Le ministère de la Santé a annoncé, à grand renfort de communication, la publication du décret n° 2025-468 du 28 mai 2025, présenté comme une avancée historique pour les médecins à diplôme hors Union européenne (PADHUE) en poste en France.
Médecins extra-européens : le décret aggrave la précarité et ferme toute perspective d’intégration

En réalité, ce décret ne régularise rien.

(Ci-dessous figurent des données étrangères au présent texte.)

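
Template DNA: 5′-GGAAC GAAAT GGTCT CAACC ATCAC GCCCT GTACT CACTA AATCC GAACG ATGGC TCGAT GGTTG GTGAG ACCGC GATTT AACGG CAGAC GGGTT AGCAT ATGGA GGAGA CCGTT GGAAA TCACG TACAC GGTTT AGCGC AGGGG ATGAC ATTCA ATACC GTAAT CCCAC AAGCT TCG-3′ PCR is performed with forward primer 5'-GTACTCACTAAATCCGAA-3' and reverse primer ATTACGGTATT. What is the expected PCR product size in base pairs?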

Il remplace un système opaque par un concours théorique verrouillé, déconnecté de notre exercice quotidien et vidé de tout lien avec la réalité du terrain.
Si le ministre avait réellement souhaité régulariser les praticiens déjà en poste, il aurait tenu parole : celle d’évaluer les médecins au sein même des services dans lesquels ils exercent, là où leurs compétences sont reconnues chaque jour. Mais cela n’a pas été fait – et pour cause : une telle évaluation aurait vraiment montré nos compétences.
Le décret crée une prétendue « voie interne », réservée aux praticiens en poste, mais fondée uniquement sur une épreuve théorique en QCM, identique à celle du concours classique.
L’épreuve dite « pratique », déjà contestable dans sa forme antérieure (un cas clinique sur dossier), est purement et simplement supprimée.
Quant à l’avis du chef de service, exigé pour pouvoir concourir, il n’est pris en compte à aucun moment dans l’évaluation finale.
Le jury conserve le pouvoir de fixer la barre d’admission après l’épreuve, et peut modifier à sa guise le nombre de lauréats, indépendamment du nombre de postes ouverts.
Ce mode de sélection reproduit exactement les dérives déjà dénoncées :
- Barèmes secrets
- Notes minimales fluctuantes selon la spécialité
- Aucune possibilité de recours pour les exclus
Même des confrères ayant obtenu 18/20 à l’épreuve théorique en 2024 doivent repasser !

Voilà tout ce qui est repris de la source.